A apresentação clínica inclui febre, cefaleia, confusão, crises epilépticas e fraqueza, progredindo rapidamente para estupor e coma. A tomografia computadorizada ou ressonância magnética
mostra grandes lesões associadas a edema e efeito de massa e hemorragias petequiais ou extensas. A morte pode ocorrer dentro de alguns dias depois do início da encefalopatia, devido à herniação causada por edema cerebral e hemorragia9.
Não há biomarcador específico ou teste que estabeleça o diagnóstico de ADEM. No entanto, é considerado quando um paciente apresenta déficits neurológicos multifocais sem qualquer histórico prévio de disfunção neurológica. Uma ou mais lesões desmielinizantes (supra ou infratentorial) na ressonância magnética do cérebro irão apoiar ainda mais o diagnóstico de ADEM. Esses achados, juntamente com uma história de infecção ou imunização, bem como achados anormais no LCR, darão mais suporte ao diagnóstico de ADEM (mas não são necessários)8. A ressonância magnética é a imagem para avaliar pacientes com possível ADEM. Como a ADEM evolui ao longo de vários dias, a RM inicial pode ser normal se realizada no início dos sintomas prodrômicos.
Durante o curso progressivo da doença, as sequências ponderadas em T2 mostram várias lesões espalhadas por todo o cérebro, envolvendo as estruturas de substância branca e cinzenta, como córtex cerebral, tálamo, gânglios da base, tronco cerebral e cerebelo, como exemplificado na Figura 19. Embora a maioria das lesões mostre realce pelo contraste, o que implica que eles se desenvolveram simultaneamente, uma minoria das lesões não realça. Isso ocorre porque, à medida que essas lesões evoluem ao longo de várias semanas,
algumas daquelas com início precoce não demonstram mais realce. Na ADEM, lesões com realce de contraste foram observadas em 30 a 100% dos pacientes. O padrão de realce pode ser variável, desde o realce completo de lesões menores até o realce incompleto de lesões maiores, como em forma de anel, anel aberto, giratório e padrões tumefativos.

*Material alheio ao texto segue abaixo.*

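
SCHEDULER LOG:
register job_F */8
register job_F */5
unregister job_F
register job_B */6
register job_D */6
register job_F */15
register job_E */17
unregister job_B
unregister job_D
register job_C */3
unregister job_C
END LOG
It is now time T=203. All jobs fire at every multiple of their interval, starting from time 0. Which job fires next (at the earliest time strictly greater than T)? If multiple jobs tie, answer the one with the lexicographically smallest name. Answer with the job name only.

Answer: job_E

Derivation:
Op 1: register job_F */8 -> active={job_F:*/8}
Op 2: register job_F */5 -> active={job_F:*/5}
Op 3: unregister job_F -> active={}
Op 4: register job_B */6 -> active={job_B:*/6}
Op 5: register job_D */6 -> active={job_B:*/6, job_D:*/6}
Op 6: register job_F */15 -> active={job_B:*/6, job_D:*/6, job_F:*/15}
Op 7: register job_E */17 -> active={job_B:*/6, job_D:*/6, job_E:*/17, job_F:*/15}
Op 8: unregister job_B -> active={job_D:*/6, job_E:*/17, job_F:*/15}
Op 9: unregister job_D -> active={job_E:*/17, job_F:*/15}
Op 10: register job_C */3 -> active={job_C:*/3, job_E:*/17, job_F:*/15}
Op 11: unregister job_C -> active={job_E:*/17, job_F:*/15}
  job_E: interval 17, next fire after T=203 is 204
  job_F: interval 15, next fire after T=203 is 210
Earliest = 204, winner (lex tiebreak) = job_E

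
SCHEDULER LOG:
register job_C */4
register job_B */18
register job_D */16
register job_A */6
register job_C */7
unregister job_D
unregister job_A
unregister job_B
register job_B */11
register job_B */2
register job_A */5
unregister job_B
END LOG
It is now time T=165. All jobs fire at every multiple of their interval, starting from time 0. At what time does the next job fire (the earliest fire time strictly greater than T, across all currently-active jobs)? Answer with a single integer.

Op 1: register job_C */4 -> active={job_C:*/4}
Op 2: register job_B */18 -> active={job_B:*/18, job_C:*/4}
Op 3: register job_D */16 -> active={job_B:*/18, job_C:*/4, job_D:*/16}
Op 4: register job_A */6 -> active={job_A:*/6, job_B:*/18, job_C:*/4, job_D:*/16}
Op 5: register job_C */7 -> active={job_A:*/6, job_B:*/18, job_C:*/7, job_D:*/16}
Op 6: unregister job_D -> active={job_A:*/6, job_B:*/18, job_C:*/7}
Op 7: unregister job_A -> active={job_B:*/18, job_C:*/7}
Op 8: unregister job_B -> active={job_C:*/7}
Op 9: register job_B */11 -> active={job_B:*/11, job_C:*/7}
Op 10: register job_B */2 -> active={job_B:*/2, job_C:*/7}
Op 11: register job_A */5 -> active={job_A:*/5, job_B:*/2, job_C:*/7}
Op 12: unregister job_B -> active={job_A:*/5, job_C:*/7}
  job_A: interval 5, next fire after T=165 is 170
  job_C: interval 7, next fire after T=165 is 168
Earliest fire time = 168 (job job_C)

Answer: 168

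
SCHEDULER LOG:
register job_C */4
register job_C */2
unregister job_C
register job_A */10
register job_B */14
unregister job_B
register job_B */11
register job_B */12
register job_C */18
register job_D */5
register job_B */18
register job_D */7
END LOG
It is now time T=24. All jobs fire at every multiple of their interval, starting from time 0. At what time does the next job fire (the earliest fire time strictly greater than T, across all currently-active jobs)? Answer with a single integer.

Answer: 28

Derivation:
Op 1: register job_C */4 -> active={job_C:*/4}
Op 2: register job_C */2 -> active={job_C:*/2}
Op 3: unregister job_C -> active={}
Op 4: register job_A */10 -> active={job_A:*/10}
Op 5: register job_B */14 -> active={job_A:*/10, job_B:*/14}
Op 6: unregister job_B -> active={job_A:*/10}
Op 7: register job_B */11 -> active={job_A:*/10, job_B:*/11}
Op 8: register job_B */12 -> active={job_A:*/10, job_B:*/12}
Op 9: register job_C */18 -> active={job_A:*/10, job_B:*/12, job_C:*/18}
Op 10: register job_D */5 -> active={job_A:*/10, job_B:*/12, job_C:*/18, job_D:*/5}
Op 11: register job_B */18 -> active={job_A:*/10, job_B:*/18, job_C:*/18, job_D:*/5}
Op 12: register job_D */7 -> active={job_A:*/10, job_B:*/18, job_C:*/18, job_D:*/7}
  job_A: interval 10, next fire after T=24 is 30
  job_B: interval 18, next fire after T=24 is 36
  job_C: interval 18, next fire after T=24 is 36
  job_D: interval 7, next fire after T=24 is 28
Earliest fire time = 28 (job job_D)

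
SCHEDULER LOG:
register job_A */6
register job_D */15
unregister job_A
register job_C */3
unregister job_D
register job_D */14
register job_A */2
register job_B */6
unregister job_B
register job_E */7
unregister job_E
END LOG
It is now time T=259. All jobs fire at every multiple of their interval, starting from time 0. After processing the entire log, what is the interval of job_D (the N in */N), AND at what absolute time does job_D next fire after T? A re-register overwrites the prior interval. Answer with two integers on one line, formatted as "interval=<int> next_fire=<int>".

Answer: interval=14 next_fire=266

Derivation:
Op 1: register job_A */6 -> active={job_A:*/6}
Op 2: register job_D */15 -> active={job_A:*/6, job_D:*/15}
Op 3: unregister job_A -> active={job_D:*/15}
Op 4: register job_C */3 -> active={job_C:*/3, job_D:*/15}
Op 5: unregister job_D -> active={job_C:*/3}
Op 6: register job_D */14 -> active={job_C:*/3, job_D:*/14}
Op 7: register job_A */2 -> active={job_A:*/2, job_C:*/3, job_D:*/14}
Op 8: register job_B */6 -> active={job_A:*/2, job_B:*/6, job_C:*/3, job_D:*/14}
Op 9: unregister job_B -> active={job_A:*/2, job_C:*/3, job_D:*/14}
Op 10: register job_E */7 -> active={job_A:*/2, job_C:*/3, job_D:*/14, job_E:*/7}
Op 11: unregister job_E -> active={job_A:*/2, job_C:*/3, job_D:*/14}
Final interval of job_D = 14
Next fire of job_D after T=259: (259//14+1)*14 = 266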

Raramente grandes lesões solitárias podem ser vistas no cérebro, muitas vezes lembrando neoplasia. O diagnóstico correto nesses casos só pode ser confirmado por biópsia. Além do cérebro, a medula espinhal também pode ser afetada em ADEM, ocorrendo em cerca de 11 a 28% dos casos. Lesões da medula espinhal são geralmente grandes e aparecem edematosas na RM. Frequentemente, há uma predileção pela medula torácica, mas as lesões podem ocorrer em qualquer nível. O diagnóstico pode ser mais seguro se a ressonância magnética de acompanhamento após seis meses ou mais continuar a mostrar resolução da lesão e ausência de novas lesões9. A análise do LCR pode revelar anormalidades em 50% a 80% dos pacientes com ADEM. Esses achados podem incluir pleocitose linfocítica (com contagem de leucócitos < 100 células/mL) e proteína do LCR ligeiramente elevada (< 70 mg/dL)8.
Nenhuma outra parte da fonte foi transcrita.